The state of news media bias and misinformation about the outbreak
Lu Wang’s team is studying the news media coverage of COVID-19, attempting to understand how different media outlets from different countries frame the outbreak. The team is interested in understanding how journalists present the underlying issues, including government policies and behavior, suggestions to the public, blame attribution, and interpretation over conspiracy theories. With funding, the team is hoping to evaluate whether media source affects the presentation of information, and to reveal informational bias. The team plans to conduct research over multiple multilingual media corpora, comparing media in different countries and of different political leanings.
Understanding net neutrality violations in response to COVID-19
David Choffnes’ team has collected data on net neutrality violations for the past three years, finding that video streaming services are often throttled by U.S. cellular providers. As communities continue to practice social distancing and remote work, streaming sites are likely seeing an increase in traffic — but are they still being throttled, and are new services that are also seeing increased use, like teleconferencing programs, facing similar problems? The team seeks funding for two students to dedicate time to exploring those research questions for multiple upcoming months.
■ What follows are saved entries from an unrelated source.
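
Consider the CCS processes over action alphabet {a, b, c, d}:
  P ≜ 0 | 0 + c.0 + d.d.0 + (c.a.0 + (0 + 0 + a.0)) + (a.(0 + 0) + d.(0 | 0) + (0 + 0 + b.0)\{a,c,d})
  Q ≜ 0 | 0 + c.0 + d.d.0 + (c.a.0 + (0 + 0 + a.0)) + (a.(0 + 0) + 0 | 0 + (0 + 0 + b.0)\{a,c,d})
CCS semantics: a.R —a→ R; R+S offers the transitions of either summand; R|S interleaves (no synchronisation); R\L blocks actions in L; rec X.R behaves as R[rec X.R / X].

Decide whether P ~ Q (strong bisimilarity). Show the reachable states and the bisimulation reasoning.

P ≁ Q

Reachable graph of P (7 states):
  s0 = 0 | 0 + c.0 + d.d.0 + (c.a.0 + (0 + 0 + a.0)) + (a.(0 + 0) + d.(0 | 0) + (0 + 0 + b.0)\{a,c,d}) has moves —a→ s1, —a→ s2, —b→ s3, —c→ s1, —c→ s4, —d→ s5, —d→ s6
  s1 = 0 has moves stopped
  s2 = 0 + 0 has moves stopped
  s3 = 0\{a,c,d} has moves stopped
  s4 = a.0 has moves —a→ s1
  s5 = 0 | 0 has moves stopped
  s6 = d.0 has moves —d→ s1
Reachable graph of Q (6 states):
  t0 = 0 | 0 + c.0 + d.d.0 + (c.a.0 + (0 + 0 + a.0)) + (a.(0 + 0) + 0 | 0 + (0 + 0 + b.0)\{a,c,d}) has moves —a→ t1, —a→ t2, —b→ t3, —c→ t1, —c→ t4, —d→ t5
  t1 = 0 has moves stopped
  t2 = 0 + 0 has moves stopped
  t3 = 0\{a,c,d} has moves stopped
  t4 = a.0 has moves —a→ t1
  t5 = d.0 has moves —d→ t1
Bisimilarity quotient blocks:
  B0 = {s0}
  B1 = {s1, s2, s3, s5, t1, t2, t3}
  B2 = {s6, t5}
  B3 = {s4, t4}
  B4 = {t0}
s0 ∈ B0, t0 ∈ B4 → different blocks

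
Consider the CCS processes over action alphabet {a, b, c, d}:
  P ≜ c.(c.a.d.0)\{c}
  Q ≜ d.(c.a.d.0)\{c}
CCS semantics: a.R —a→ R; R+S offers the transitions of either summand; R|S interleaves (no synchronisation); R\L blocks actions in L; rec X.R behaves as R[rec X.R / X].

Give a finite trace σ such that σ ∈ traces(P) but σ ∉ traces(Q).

c

LTS(P): 2 reachable states
  s0 = c.(c.a.d.0)\{c} :: —c→ s1
  s1 = (c.a.d.0)\{c} :: ∅
LTS(Q): 2 reachable states
  t0 = d.(c.a.d.0)\{c} :: —d→ t1
  t1 = (c.a.d.0)\{c} :: ∅
Run σ = ⟨c⟩ on P: start {s0}
  [1] c ⇒ {s1}
  ✓ P
Run σ = ⟨c⟩ on Q: start {t0}
  [1] c ⇒ ∅ (Q stuck)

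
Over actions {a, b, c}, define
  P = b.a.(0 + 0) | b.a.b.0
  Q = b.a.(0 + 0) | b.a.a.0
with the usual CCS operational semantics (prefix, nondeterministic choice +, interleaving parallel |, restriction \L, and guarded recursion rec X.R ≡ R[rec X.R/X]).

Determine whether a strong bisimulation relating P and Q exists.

NO

P's transition system — 12 states:
  m0 = b.a.(0 + 0) | b.a.b.0 has moves --b--▸ m1, --b--▸ m2
  m1 = a.(0 + 0) | b.a.b.0 has moves --a--▸ m3, --b--▸ m4
  m2 = b.a.(0 + 0) | a.b.0 has moves --a--▸ m5, --b--▸ m4
  m3 = (0 + 0) | b.a.b.0 has moves --b--▸ m6
  m4 = a.(0 + 0) | a.b.0 has moves --a--▸ m6, --a--▸ m7
  m5 = b.a.(0 + 0) | b.0 has moves --b--▸ m7, --b--▸ m8
  m6 = (0 + 0) | a.b.0 has moves --a--▸ m9
  m7 = a.(0 + 0) | b.0 has moves --a--▸ m9, --b--▸ m10
  m8 = b.a.(0 + 0) | 0 has moves --b--▸ m10
  m9 = (0 + 0) | b.0 has moves --b--▸ m11
  m10 = a.(0 + 0) | 0 has moves --a--▸ m11
  m11 = (0 + 0) | 0 has moves stopped
Q's transition system — 12 states:
  n0 = b.a.(0 + 0) | b.a.a.0 has moves --b--▸ n1, --b--▸ n2
  n1 = a.(0 + 0) | b.a.a.0 has moves --a--▸ n3, --b--▸ n4
  n2 = b.a.(0 + 0) | a.a.0 has moves --a--▸ n5, --b--▸ n4
  n3 = (0 + 0) | b.a.a.0 has moves --b--▸ n6
  n4 = a.(0 + 0) | a.a.0 has moves --a--▸ n6, --a--▸ n7
  n5 = b.a.(0 + 0) | a.0 has moves --a--▸ n8, --b--▸ n7
  n6 = (0 + 0) | a.a.0 has moves --a--▸ n9
  n7 = a.(0 + 0) | a.0 has moves --a--▸ n10, --a--▸ n9
  n8 = b.a.(0 + 0) | 0 has moves --b--▸ n10
  n9 = (0 + 0) | a.0 has moves --a--▸ n11
  n10 = a.(0 + 0) | 0 has moves --a--▸ n11
  n11 = (0 + 0) | 0 has moves stopped
Partition-refinement fixed point:
  B0 = {m0}
  B1 = {m2}
  B2 = {m4}
  B3 = {m7}
  B4 = {m9}
  B5 = {m11, n11}
  B6 = {m10, n10, n9}
  B7 = {m6}
  B8 = {m5}
  B9 = {m8, n8}
  B10 = {m1}
  B11 = {m3}
  B12 = {n0}
  B13 = {n1}
  B14 = {n4}
  B15 = {n6, n7}
  B16 = {n3}
  B17 = {n2}
  B18 = {n5}
m0 ∈ B0, n0 ∈ B12 → different blocks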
Using disease outbreak patterns to forecast what’s coming next
Cody Dunne’s lab is developing a prototype visualization to understand the spread in the United States by comparing it to earlier COVID-19 outbreaks in other countries, such as Italy. Because outbreak timing, government regulations, and the infection and death rates all differ widely, the team had to identify a way to standardize the data in order to compare it. They found that by aligning each outbreak by sentinel events, such as the first 400 people infected, they were able to see clear patterns and evaluate the similarities and differences. The prototype visualization allows users to view the data with numerous parameters: they can align it by the number of people infected, look at growth vs. absolute values, normalize by population or by log scale, and more. In its first two days, it was viewed more than 6,000 times — but it needs more. With additional funding, the team will be able to expand the visualization’s capabilities, as well as maintain and update its current uses. On the list of desired additions are functions like aligning by type of intervention, regional comparisons within countries, and information on each country’s criteria for infection or death from COVID-19.
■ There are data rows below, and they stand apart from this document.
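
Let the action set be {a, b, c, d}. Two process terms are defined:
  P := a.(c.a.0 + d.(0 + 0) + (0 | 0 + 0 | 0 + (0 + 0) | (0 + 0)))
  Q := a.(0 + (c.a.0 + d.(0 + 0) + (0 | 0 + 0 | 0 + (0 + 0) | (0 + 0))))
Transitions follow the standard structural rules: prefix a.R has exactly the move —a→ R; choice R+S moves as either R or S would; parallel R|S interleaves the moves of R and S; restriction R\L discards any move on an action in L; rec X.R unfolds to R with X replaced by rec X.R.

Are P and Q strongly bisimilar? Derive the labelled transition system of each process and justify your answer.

YES

LTS(P): 5 reachable states
  p0 = a.(c.a.0 + d.(0 + 0) + (0 | 0 + 0 | 0 + (0 + 0) | (0 + 0))) ⊢ ··a··> p1
  p1 = c.a.0 + d.(0 + 0) + (0 | 0 + 0 | 0 + (0 + 0) | (0 + 0)) ⊢ ··c··> p2, ··d··> p3
  p2 = a.0 ⊢ ··a··> p4
  p3 = 0 + 0 ⊢ ∅
  p4 = 0 ⊢ ∅
LTS(Q): 5 reachable states
  q0 = a.(0 + (c.a.0 + d.(0 + 0) + (0 | 0 + 0 | 0 + (0 + 0) | (0 + 0)))) ⊢ ··a··> q1
  q1 = 0 + (c.a.0 + d.(0 + 0) + (0 | 0 + 0 | 0 + (0 + 0) | (0 + 0))) ⊢ ··c··> q2, ··d··> q3
  q2 = a.0 ⊢ ··a··> q4
  q3 = 0 + 0 ⊢ ∅
  q4 = 0 ⊢ ∅
Bisimilarity quotient blocks:
  B0 = {p0, q0}
  B1 = {p1, q1}
  B2 = {p3, p4, q3, q4}
  B3 = {p2, q2}
p0 ∈ B0, q0 ∈ B0 → same block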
Using Foldit to design a synthetic protein that could be used as a COVID-19 antiviral
Seth Cooper’s team, in collaboration with a team at the University of Washington and others, are using the internet to its fullest potential. They’re part of the Foldit project, an online game designed to crowdsource protein folding puzzles and help solve science problems, that is currently working on designing a synthetic protein that could be used as a COVID-19 antiviral. The game is very flexible and can support numerous protein-related problems, and Northeastern researchers are working to increase the effectiveness of the game and the game’s tutorial system. With additional funding, both teams would be able to develop tutorial or game content specific to COVID-19, increasing the impact and galvanizing users to continue working on a solution.